TIG Welding Advantages
TIG Welding is the most popular method for welding aluminum, stainless steels, and nickel-base alloys. It produces top quality welds in almost all metals and alloys used in the welding industry. The process provides more precise control of the weld than any other arc welding process, because the arc heat and filler metal are independently controlled. Visibility is excellent because no smoke or fumes are produced during welding, and there is no slag or spatter that must be cleaned between passes or on a completed weld. TIG welding also has reduced distortion in the weld joint because of the concentrated heat source. The gas tungsten arc welding process is very good for joining thin base metals because of excellent control of heat input. As in oxyacetylene welding, the heat source and the addition of filler metal can be separately controlled. Because the electrode is non-consumable, the process can be used to weld by fusion alone without the addition of filler metal. It can be used on almost all metals, but it is generally not used for the very low melting metals such as solders, or lead, tin, or zinc alloys. It is especially useful for joining aluminum and magnesium which form refractory oxides, and also for the reactive metals like titanium and zirconium, which dissolve oxygen and nitrogen and become embrittled if exposed to air while melting. In very critical service applications or for very expensive metals or parts, the materials should be carefully cleaned of surface dirt, grease, and oxides before welding.
TIG Welding Disadvantages
TIG welding is expensive because the arc travel speed and weld metal deposition rates are lower than with some other methods. Some limitations of the TIG welding process are:
(1) The process is slower than consumable electrode arc welding processes.
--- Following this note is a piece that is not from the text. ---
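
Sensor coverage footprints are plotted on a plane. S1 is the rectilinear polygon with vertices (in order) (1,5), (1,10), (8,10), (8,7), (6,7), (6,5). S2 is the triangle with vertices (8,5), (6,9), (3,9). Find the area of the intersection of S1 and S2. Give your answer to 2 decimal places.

The intersection is the polygon with vertices (6,7), (6,6.6), (3,9), (6,9), (7,7).
By the shoelace formula its area is 4.60.

4.60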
(2) Care must be taken not to transfer molten tungsten from the electrode to the weld area, which causes contamination. The resulting tungsten inclusion is hard and brittle.
(3) Exposure of the hot filler rod to air using improper welding techniques causes weld metal contamination.
(4) Inert gases for shielding and tungsten electrode costs add to the total cost of welding compared to other processes. Argon and helium used for shielding the arc are relatively expensive.
(5) Equipment costs are greater than that for other processes, such as shielded metal arc welding, which require less precise controls.
For these reasons, the gas tungsten arc welding process is generally not commercially competitive with other processes for welding the heavier gauges of metal if they can be readily welded by the shielded metal arc, submerged arc, or gas metal arc welding processes with adequate quality.